In mid 2016 Liz joined Breathehappy, a local group for people with lung conditions which included a half an hour walk once a week along with support and help.

In January 2017 she began to join in with activities with the other residents at The Heriotts, including bingo and bowling. She has recently set up a second walking group called Parkwalk which is a group for the over 50s and encourages less active people to have a go, supporting any who may have confidence issues.

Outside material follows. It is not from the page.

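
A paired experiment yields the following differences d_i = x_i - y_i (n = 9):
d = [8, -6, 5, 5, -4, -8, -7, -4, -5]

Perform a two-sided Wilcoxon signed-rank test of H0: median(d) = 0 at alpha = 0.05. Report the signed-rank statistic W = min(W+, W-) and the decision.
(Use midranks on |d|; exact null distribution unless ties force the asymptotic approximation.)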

Liz has also become an enthusiastic resident with the bowling group, which – with her commitment and volunteering input – is now a weekly activity. She is also taking part in the 12-week fitness programme delivered by Fortis Living and funded by Get Wychavon Active which includes Zumba, CrossFit and bhangra.

She now runs an arts and craft group for residents and, as an active member of the community, is currently working with Fortis Living to improve the noticeboards where she lives.

Liz has also started cooking again and has travelled on a train alone for the first time in 20 years.

She added: “I ‘failed’ in my initial recovery but I am now learning to be the person that I should have been encouraged to be after my operation, the real me as I am now, not who I was.

“One of the most overlooked aspects of my life after my brain injury was accommodation. One of the main reasons my confidence has grown is to do with my living arrangements.

“Looking back, I feel that had I been given the option of short-term supported accommodation on my own, I could have found the right direction to cope with my issues and avoided some of the devastation that my family have had to deal with.

“I can almost hardly recognise myself now. By telling my story I hope to learn more about myself, about my brain injury and importantly help others who find themselves in the same situation as me.

“Accepting I have a brain injury means I can now adapt myself around it and stop trying to be the person I was. This approach has changed my life.”

Caroline Winnall, Health and Wellbeing Co-ordinator at Fortis Living said: “Not only is Liz an absolute inspiration to all those who have been part of her journey, she is also living proof that, in the face of adversity, people can still turn their lives around. We are humbled by Liz and would like to thank her for her dedication and hard work with her extended Fortis family.”